By Paul Vigna

The holiday season is expected to be brutal for many retailers. Investors are bidding up their stock prices anyway.

Holiday spending is projected to fall 7% from 2019 to an average of $1,387 per household, according to a Deloitte survey of about 4,000 consumers. Of those respondents, 38% said they expect to spend less this year compared with last year.

That should be troubling news for retailers, which typically do their biggest business of the year in the weeks between Thanksgiving and Christmas. The sector is under especially acute pressure in the midst of the coronavirus pandemic, which has forced many Americans to tighten their purse strings and reduced foot traffic at malls.

Many investors still say they see reason for hope.

The S&P 500's consumer-discretionary sector -- home to Target Corp., Nike Inc. and Hasbro Inc. as well as Amazon.com Inc. -- is up 11% over the past three months. The staples sector, which includes Procter & Gamble Co., Costco Wholesale Corp. and Estee Lauder Cos., is up 5.5%.

"We all left retail for dead three months ago," said Nicholas Colas, co-founder of research firm DataTrek. Yet there are reasons to believe the retailers that survive this year have upside in the years ahead, he said.

Big retailers such as Amazon and Home Depot Inc., which have both benefited from changes in consumer behavior during the pandemic, aren't the only stocks notching big gains. The S&P Retail Select Index, which was launched in 2006 and includes 84 smaller retailers like Carvana Co. and GameStop Corp., has doubled from its March lows and recently tagged a new all-time high.

Among the retailers that typify the renewal of hope in the sector is Gap Inc. Its shares surged 14% Thursday after the company delivered an optimistic investor-day presentation. The company is making progress with brands like Old Navy and Athleta, improving its offerings and planning store closures.

Those are the kinds of moves investors like to see. Gap shares are up 64% over the past three months and trading around $21 -- still a far cry from their high above $45 in 2014.

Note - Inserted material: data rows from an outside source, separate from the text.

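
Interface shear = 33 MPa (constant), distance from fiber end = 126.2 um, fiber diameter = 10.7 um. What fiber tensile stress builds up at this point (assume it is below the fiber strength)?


Force balance: sigma_f * (pi*d^2/4) = tau * (pi*d) * x  ->  sigma_f = 4 * tau * x / d
sigma_f = 4 * 33 * 126.2 / 10.7 = 1556.9 MPa

1556.9 MPa


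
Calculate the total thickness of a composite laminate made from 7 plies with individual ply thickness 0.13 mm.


h = n * t_ply = 7 * 0.13 = 0.91 mm

0.91 mm


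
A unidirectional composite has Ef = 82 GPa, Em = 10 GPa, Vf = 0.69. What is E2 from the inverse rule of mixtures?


1/E2 = Vf/Ef + (1-Vf)/Em = 0.69/82 + 0.31/10
E2 = 25.37 GPa

25.37 GPa


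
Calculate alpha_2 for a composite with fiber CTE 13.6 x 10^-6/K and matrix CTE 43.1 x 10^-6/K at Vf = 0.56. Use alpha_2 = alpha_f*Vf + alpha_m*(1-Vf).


alpha_2 = alpha_f*Vf + alpha_m*(1-Vf) = 13.6*0.56 + 43.1*0.44 = 26.6 x 10^-6/K

26.6 x 10^-6/K


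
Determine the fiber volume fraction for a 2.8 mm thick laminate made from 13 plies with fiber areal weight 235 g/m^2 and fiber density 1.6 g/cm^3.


Vf = n * FAW / (rho_f * h * 1000) = 13 * 235 / (1.6 * 2.8 * 1000) = 0.6819

0.6819


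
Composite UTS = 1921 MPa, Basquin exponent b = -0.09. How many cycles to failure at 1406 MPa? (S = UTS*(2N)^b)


N = 0.5 * (S/UTS)^(1/b) = 0.5 * (1406/1921)^(1/-0.09) = 16.0322 cycles

16.0322 cycles


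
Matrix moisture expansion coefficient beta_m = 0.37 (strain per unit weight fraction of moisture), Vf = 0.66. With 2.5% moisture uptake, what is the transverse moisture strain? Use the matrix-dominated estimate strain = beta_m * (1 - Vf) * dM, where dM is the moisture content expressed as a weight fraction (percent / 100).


dM = 2.5/100 = 0.025
strain = beta_m * (1-Vf) * dM = 0.37 * 0.34 * 0.025 = 0.003145

0.003145


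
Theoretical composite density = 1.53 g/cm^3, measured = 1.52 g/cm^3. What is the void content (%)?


Void% = (rho_theo - rho_actual)/rho_theo * 100 = (1.53 - 1.52)/1.53 * 100 = 0.65%

0.65%


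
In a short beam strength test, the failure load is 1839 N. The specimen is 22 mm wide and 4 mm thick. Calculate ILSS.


ILSS = 3F/(4bh) = 3*1839/(4*22*4) = 15.67 MPa

15.67 MPa


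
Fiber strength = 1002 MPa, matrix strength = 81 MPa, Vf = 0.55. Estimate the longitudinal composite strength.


sigma_1 = sigma_f*Vf + sigma_m*(1-Vf) = 1002*0.55 + 81*0.45 = 587.6 MPa

587.6 MPa


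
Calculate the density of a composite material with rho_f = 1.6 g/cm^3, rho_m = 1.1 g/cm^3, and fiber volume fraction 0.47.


rho_c = rho_f*Vf + rho_m*(1-Vf) = 1.6*0.47 + 1.1*0.53 = 1.335 g/cm^3

1.335 g/cm^3


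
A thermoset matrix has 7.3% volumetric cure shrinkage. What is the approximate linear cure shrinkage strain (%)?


Linear shrinkage ≈ vol_shrink/3 = 7.3/3 = 2.433%

2.433%


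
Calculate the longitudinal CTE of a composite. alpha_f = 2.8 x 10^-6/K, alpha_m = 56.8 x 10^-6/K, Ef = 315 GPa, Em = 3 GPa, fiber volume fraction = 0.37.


E1 = Ef*Vf + Em*(1-Vf) = 118.44
alpha_1 = (alpha_f*Ef*Vf + alpha_m*Em*(1-Vf))/E1 = 3.66 x 10^-6/K

3.66 x 10^-6/K


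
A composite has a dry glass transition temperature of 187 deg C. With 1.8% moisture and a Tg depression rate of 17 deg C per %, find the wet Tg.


Tg_wet = Tg_dry - k*moisture = 187 - 17*1.8 = 156.4 deg C

156.4 deg C


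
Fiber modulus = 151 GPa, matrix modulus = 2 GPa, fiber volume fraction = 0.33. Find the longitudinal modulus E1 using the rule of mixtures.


E1 = Ef*Vf + Em*(1-Vf) = 151*0.33 + 2*0.67 = 51.17 GPa

51.17 GPa


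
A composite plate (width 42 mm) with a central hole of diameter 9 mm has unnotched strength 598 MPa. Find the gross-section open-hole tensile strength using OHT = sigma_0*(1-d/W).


OHT = sigma_0*(1-d/W) = 598*(1-9/42) = 469.9 MPa

469.9 MPa


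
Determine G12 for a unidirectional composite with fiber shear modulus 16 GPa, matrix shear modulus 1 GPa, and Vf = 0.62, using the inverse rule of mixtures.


1/G12 = Vf/Gf + (1-Vf)/Gm = 0.62/16 + 0.38/1
G12 = 2.39 GPa

2.39 GPa


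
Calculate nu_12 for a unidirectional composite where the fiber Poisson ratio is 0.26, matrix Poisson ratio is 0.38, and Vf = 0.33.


nu_12 = nu_f*Vf + nu_m*(1-Vf) = 0.26*0.33 + 0.38*0.67 = 0.3404

0.3404


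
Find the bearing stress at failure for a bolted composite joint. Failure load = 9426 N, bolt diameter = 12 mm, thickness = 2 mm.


sigma_br = F/(d*h) = 9426/(12*2) = 392.8 MPa

392.8 MPa


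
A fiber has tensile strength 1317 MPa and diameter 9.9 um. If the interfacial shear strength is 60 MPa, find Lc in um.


Lc = sigma_f * d / (2 * tau_i) = 1317 * 9.9 / (2 * 60) = 108.7 um

108.7 um


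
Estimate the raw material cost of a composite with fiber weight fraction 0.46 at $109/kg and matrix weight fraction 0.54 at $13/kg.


Cost = cost_f*Wf + cost_m*Wm = 109*0.46 + 13*0.54 = $57.16/kg

$57.16/kg


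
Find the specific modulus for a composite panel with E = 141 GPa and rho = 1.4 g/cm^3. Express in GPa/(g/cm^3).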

Carvana and GameStop have also taken steps to cut costs. The e-commerce used-car seller stopped launching new vending machines and opening up in new markets, while GameStop cut salaries for executives and staff, slashed inventory and cut capital spending. Carvana shares have risen 37% in the past three months, and GameStop has more than tripled.

Many retailers have done well to pivot toward things such as casual-wear and home décor that customers want in this pandemic year, said MKM Partners analyst Roxanne Meyer. Other key trends have been improvements in technology that have helped retailers manage inventories, get products to customers and keep their websites updated.

"That becomes a critical factor," she said. "This will be one of those seasons that shows who's made the right investments."

Industry consolidation has also been a boon to the companies that have managed to keep their doors open. Through last week, there have been 134 bankruptcies of public companies or private firms with public debt in the consumer space, according to data from S&P Global Market Intelligence.

That includes well-known retailers J.C. Penney Co., Neiman Marcus Group Inc., Stein Mart Inc., Brooks Brothers and Century 21 Department Stores LLC. In total, there have been 527 bankruptcies in the U.S. this year, the highest number through mid-October since 2010.

In essence, what 2020 did was force a round of consolidation within the retail industry that was years overdue, DataTrek's Mr. Colas said. Although painful for the companies that went out of business and employees who lost their jobs, for the survivors, it represents a chance to compete for market share.

Consolidation is also good for investors, Mr. Colas said. "You always want to own an industry coming out of a recession that's gone through a significant consolidation," he said. "It's very painful, but as far as what it means to the survivors, it's a positive."

Other investors appear to be betting on the benefits of another round of government support.

House Speaker Nancy Pelosi and Treasury Secretary Steven Mnuchin remain in negotiations over a new stimulus package. An agreement could come after the election, Mrs. Pelosi has suggested, meaning stimulus checks might arrive in time for the holidays.

What's unclear is whether consumers would spend the extra money. The first round of stimulus checks helped boost retail sales, but many Americans sacked that money away and the personal savings rate hit a record 32% in April.

To be sure, headwinds still abound in the sector. Profits remain under pressure. The S&P 500's consumer discretionary sector is expected to post a 33% profit contraction in third-quarter earnings, according to FactSet. The staples sector is seen boosting profits by 1%.

And industry consolidation is just getting started, Ms. Meyer of MKM Partners said. Gap plans to reduce the number of stores it operates in North America by 30% by the end of 2023. GameStop, Bed Bath & Beyond Inc., American Eagle Outfitters Inc. and Victoria's Secret parent L Brands Inc. all intend to close more stores in coming years.

"There's a lot more that needs to come out of the system," she said. "Unfortunately, the pandemic accelerated what was ultimately going to happen anyway."